A couple of months ago, I wrote a piece for Counter-Currents on “The Red-Pilling of Rod Dreher”, as I find him a barometer of neo-liberal collapse, the pathological altruism of his Christian universalism slamming up against the hard surfaces of race realism and its manifestation in multiculturalism.

In “The Nazi Next Door”, the always panicky Dreher clasps his pearls about the recent NYT profile of Tony Hovater:

I remember years ago, after I was well into adulthood, learning from older people in my hometown the identities of some of the men who were Klansmen back in the 1950s and 1960s. I was shocked. “You mean Mr. ____ was a Klansman?! Really? He’s so sweet.” There were more than a few of these men — men I was raised to respect, and who I saw only as neighborly and, well, normal. But back in the day, they had put on white hoods, burned crosses, and heaven knows what else. That shook me up, realizing how very close evil was. A lot of Southerners my age and older can tell the same stories.

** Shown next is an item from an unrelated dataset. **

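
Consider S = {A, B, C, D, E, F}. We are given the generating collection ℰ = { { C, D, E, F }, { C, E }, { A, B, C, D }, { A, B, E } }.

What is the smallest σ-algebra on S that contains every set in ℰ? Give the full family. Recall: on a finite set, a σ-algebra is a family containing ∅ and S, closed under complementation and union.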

It’s 2017 and the guy still holds a cartoonish image of what the KKK in the ‘50s & ‘60s was really about.

Last night I was reading from a book about contemporary German history. The Nazis began as outsiders, as fringe figures. People seem to have this idea that grotesque evil is always something you can see coming from a mile away…

However, in fairness, I do concede that there is an unavoidable element of “normalizing” in any story a major media outlet like the NYT does on a fringe phenomenon. Media bias usually expresses itself not by media telling readers, viewers, and listeners what to think, but rather by framing the possibilities of what is acceptable thought. Liberals upset by the “neo-Nazi next door” piece are afraid that by paying attention to Hovater, and by presenting him in a neutral way, the Times is giving permission to others to consider him within the bounds of the normal.

Dreher likes to draw parallels between today’s western decadence with that of “Weimar” (he does it again in this article) but is saddened to see the rational reaction against this tide by vilified whites.

His BenOp solution is that we retreat to mountainside monasteries, eat fine food, drink fine wine, and discuss Aristotle, yet pretend we don’t see the implicit whiteness such a setting entails.